Фабрициус, явно волнуясь, смотрел на Розалию.

— Лютеранского, — отвечал за девушку Кендель. Лицо Фабрициуса сразу же просветлело.

— Какая жалость! — разочарованно воскликнул преподобный отец, — при столь великой телесной прелести у вас обоих заблудшие души! Господин Дюрдик, придется вам выбирать других крестных родителей!

— Чего ты сияешь, малый, словно молодой месяц? — бросил Фабрициусу Кендель.

— Ну так что же? Найдутся среди вас католики? — недовольно спросил мельник.

— На молиторисе все что угодно найдется, — хвастливо заявил господин Клебе. — Вот, например, госпожа Вильнер — ученая дама из Лёче.
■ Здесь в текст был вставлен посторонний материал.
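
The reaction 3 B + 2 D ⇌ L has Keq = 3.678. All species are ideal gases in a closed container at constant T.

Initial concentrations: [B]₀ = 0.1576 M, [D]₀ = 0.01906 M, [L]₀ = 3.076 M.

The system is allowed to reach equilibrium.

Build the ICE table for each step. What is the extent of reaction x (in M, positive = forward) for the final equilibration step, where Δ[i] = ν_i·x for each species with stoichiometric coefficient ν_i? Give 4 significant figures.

Q₀ = 2.1631e+06 vs Keq = 3.678 ⇒ Q>K, reverse
Step 1:
                    B           D           L
  init         0.1576     0.01906       3.076
  Δ             1.005      0.6698     -0.3349
  eq            1.162      0.6889       2.741
  solve Keq expr → x = -0.3349; check Q = 3.678

x = -0.3349 M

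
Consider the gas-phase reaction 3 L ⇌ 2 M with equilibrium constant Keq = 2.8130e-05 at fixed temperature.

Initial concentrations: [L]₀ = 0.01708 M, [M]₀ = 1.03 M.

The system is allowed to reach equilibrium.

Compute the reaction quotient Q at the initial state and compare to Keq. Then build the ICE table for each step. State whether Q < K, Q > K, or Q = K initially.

Q₀ = 2.1292e+05 vs Keq = 2.8130e-05 ⇒ Q>K, reverse
Step 1:
                    L           M
  Initial     0.01708        1.03
  Change         1.53       -1.02
  Equil         1.547      0.0102
  solve Keq expr → x = -0.5099; check Q = 2.8130e-05

Q₀ = 2.1292e+05; Q > K (proceeds reverse)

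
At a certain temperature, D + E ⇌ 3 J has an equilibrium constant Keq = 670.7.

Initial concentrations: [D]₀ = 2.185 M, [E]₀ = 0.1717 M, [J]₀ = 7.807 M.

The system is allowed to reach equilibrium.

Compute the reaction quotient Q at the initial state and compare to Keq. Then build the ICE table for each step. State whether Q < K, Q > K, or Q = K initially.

Q₀ = 1268; Q > K (proceeds reverse)

Q₀ = 1268 vs Keq = 670.7 ⇒ Q>K, reverse
Step 1:
                    D           E           J
  Initial       2.185      0.1717       7.807
  Change        0.103       0.103      -0.309
  Equil         2.288      0.2747       7.498
  solve Keq expr → x = -0.103; check Q = 670.7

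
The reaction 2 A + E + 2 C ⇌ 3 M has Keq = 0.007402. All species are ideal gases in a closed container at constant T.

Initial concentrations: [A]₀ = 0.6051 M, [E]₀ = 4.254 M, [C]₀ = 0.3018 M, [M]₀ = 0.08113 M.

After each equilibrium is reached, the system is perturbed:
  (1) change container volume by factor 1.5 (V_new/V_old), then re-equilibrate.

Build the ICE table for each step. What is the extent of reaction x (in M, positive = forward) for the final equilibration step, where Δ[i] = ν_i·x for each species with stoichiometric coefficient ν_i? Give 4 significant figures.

Q₀ = 0.003764 vs Keq = 0.007402 ⇒ Q<K, forward
Step 1:
                    A           E           C           M
  init         0.6051       4.254      0.3018     0.08113
  Δ          -0.01115   -0.005576    -0.01115     0.01673
  eq           0.5939       4.248      0.2906     0.09786
  solve Keq expr → x = 0.005576; check Q = 0.007402
Then change container volume by factor 1.5 (V_new/V_old).
Step 2:
                    A           E           C           M
  init          0.396       2.832      0.1938     0.06524
  Δ          0.008784    0.004392    0.008784    -0.01318
  eq           0.4047       2.837      0.2025     0.05206
  solve Keq expr → x = -0.004392; check Q = 0.007402

x = -0.004392 M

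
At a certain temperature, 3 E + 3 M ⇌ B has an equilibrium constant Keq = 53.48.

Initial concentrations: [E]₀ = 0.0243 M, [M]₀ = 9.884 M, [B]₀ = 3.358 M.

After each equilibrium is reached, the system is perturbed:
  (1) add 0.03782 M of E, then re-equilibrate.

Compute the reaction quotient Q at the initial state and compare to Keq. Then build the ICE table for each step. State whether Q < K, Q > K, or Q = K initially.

Q₀ = 242.4; Q > K (proceeds reverse)

Q₀ = 242.4 vs Keq = 53.48 ⇒ Q>K, reverse
Step 1:
                    E           M           B
  I            0.0243       9.884       3.358
  C           0.01583     0.01583   -0.005276
  E           0.04013         9.9       3.353
  solve Keq expr → x = -0.005276; check Q = 53.48
Then add 0.03782 M of E.
Step 2:
                    E           M           B
  I           0.07795         9.9       3.353
  C          -0.03762    -0.03762     0.01254
  E           0.04033       9.862       3.365
  solve Keq expr → x = 0.01254; check Q = 53.48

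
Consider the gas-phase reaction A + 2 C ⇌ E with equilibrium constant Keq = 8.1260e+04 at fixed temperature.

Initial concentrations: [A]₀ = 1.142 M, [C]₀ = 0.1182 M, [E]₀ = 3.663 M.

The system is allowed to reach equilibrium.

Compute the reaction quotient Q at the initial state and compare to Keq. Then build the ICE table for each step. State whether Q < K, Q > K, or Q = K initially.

Q₀ = 229.6; Q < K (proceeds forward)

Q₀ = 229.6 vs Keq = 8.1260e+04 ⇒ Q<K, forward
Step 1:
                  A         C         E
  Initial     1.142    0.1182     3.663
  Change   -0.05585   -0.1117   0.05585
  Equil       1.086  0.006491     3.719
  solve Keq expr → x = 0.05585; check Q = 8.1260e+04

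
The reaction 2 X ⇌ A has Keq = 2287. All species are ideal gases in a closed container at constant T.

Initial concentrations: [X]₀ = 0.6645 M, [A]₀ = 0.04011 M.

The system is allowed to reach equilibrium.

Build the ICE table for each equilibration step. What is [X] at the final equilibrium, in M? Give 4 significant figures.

Q₀ = 0.09084 vs Keq = 2287 ⇒ Q<K, forward
Step 1:
                  X         A
  I          0.6645   0.04011
  C         -0.6518    0.3259
  E         0.01265     0.366
  solve Keq expr → x = 0.3259; check Q = 2287

[X]_eq = 0.01265 M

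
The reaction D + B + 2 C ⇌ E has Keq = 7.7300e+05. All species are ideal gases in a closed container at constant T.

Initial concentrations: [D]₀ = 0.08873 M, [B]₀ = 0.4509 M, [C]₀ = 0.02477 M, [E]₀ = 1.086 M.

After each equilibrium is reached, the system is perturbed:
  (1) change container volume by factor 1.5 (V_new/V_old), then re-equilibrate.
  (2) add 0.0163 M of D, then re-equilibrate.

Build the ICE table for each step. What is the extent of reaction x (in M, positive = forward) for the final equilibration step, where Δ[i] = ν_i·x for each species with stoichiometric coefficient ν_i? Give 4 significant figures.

Q₀ = 4.4241e+04 vs Keq = 7.7300e+05 ⇒ Q<K, forward
Step 1:
                   D          B          C          E
  I          0.08873     0.4509    0.02477      1.086
  C        -0.009209  -0.009209   -0.01842   0.009209
  E          0.07952     0.4417   0.006351      1.095
  solve Keq expr → x = 0.009209; check Q = 7.7300e+05
Then change container volume by factor 1.5 (V_new/V_old).
Step 2:
                   D          B          C          E
  I          0.05301     0.2945   0.004234     0.7301
  C         0.001696   0.001696   0.003392  -0.001696
  E          0.05471     0.2962   0.007626     0.7284
  solve Keq expr → x = -0.001696; check Q = 7.7300e+05
Then add 0.0163 M of D.
Step 3:
                   D          B          C          E
  I          0.07101     0.2962   0.007626     0.7284
  C       -4.5183e-04 -4.5183e-04 -9.0367e-04 4.5183e-04
  E          0.07056     0.2957   0.006723     0.7289
  solve Keq expr → x = 4.5183e-04; check Q = 7.7300e+05

x = 4.5183e-04 M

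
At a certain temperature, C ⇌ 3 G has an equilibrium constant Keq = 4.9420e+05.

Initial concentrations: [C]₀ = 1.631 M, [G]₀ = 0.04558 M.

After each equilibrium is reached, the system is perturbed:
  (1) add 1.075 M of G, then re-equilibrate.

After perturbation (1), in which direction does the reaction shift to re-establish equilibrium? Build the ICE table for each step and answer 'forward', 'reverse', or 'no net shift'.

Direction: reverse

Q₀ = 5.8059e-05 vs Keq = 4.9420e+05 ⇒ Q<K, forward
Step 1:
                   C          G
  init         1.631    0.04558
  Δ           -1.631      4.892
  eq      2.4362e-04      4.938
  solve Keq expr → x = 1.631; check Q = 4.9420e+05
Then add 1.075 M of G.
Step 2:
                   C          G
  init    2.4362e-04      6.013
  Δ       1.9614e-04 -5.8841e-04
  eq      4.3975e-04      6.012
  solve Keq expr → x = -1.9614e-04; check Q = 4.9420e+05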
Она еще совсем недавно помогла увидеть свет божий отпрыску знатного рода баронов Няри, что живут в комитате Гёмёр. Ведь вы у Няри служили, сударыня, не так ли?

Госпожа Вильнер сделала книксен, кивнула головой, а затем подтвердила и словами:

— Да, я как раз от них возвращаюсь.

— Вот это удача! — обрадованно закричал Дюрдик. — Значит, вы — повитуха? Ученая повитуха? Ну, не иначе как само небо забросило вас сюда. Это и слепому ясно. Взгляните, сударыня, на самого младшего из Дюрдиков, взгляните! Пойдемте вместе со мною за ним. Вот только покончим с выбором крестного отца.

— Хотите, я буду вашим кумом? — предложил бродячий часовщик.

— А кто вы такой?

— Я — часовщик. Чиню часы по всему Сепешу, Гёмёру и даже в комитате Киш-Хонт. Зовут меня Йонаш Киндронаи.

Дюрдик проворно подскочил к нему и хлопнул ладонью по его ладони.

— Неважно мне, кто ты, землячок, беру тебя в кумовья. Перед богом мы, католики, все равны. Баста!

Принесли завернутого в пеленки Дюрдика-младшего. Взяв ребеночка на руки, госпожа Вильнер обнадежила отца, что мальчик, по всей вероятности, выживет.

— Только держите его на свежем воздухе, кормите хорошим молоком, — посоветовала она.

Патер окрестил дитя, а затем, по тогдашнему обычаю, крестные родители положили его в сито и покачали, чтобы вытрясти из ребеночка все дурные наклонности, после чего растерли над его головкой крепкий пшеничный колос. (За неимением свежего, пришлось сорвать колос из прошлогоднего "венка жнецов".) Ведь у простого народа пшеница — священный символ силы. Пусть же и этот мальчик будет сильным, здоровым, ядреным, как пшеничное зернышко! А сила — это для венгерского мужика самое главное… Заболел мужик, лекарь спрашивает его: "Что болит?" — а он отвечает: "Силы нету". На боль, за редким исключением, мужик и не жалуется. Ничего у него не болит — только силы нет. Смерть на порог, а сила за порог да и вон. Тут человеку и конец!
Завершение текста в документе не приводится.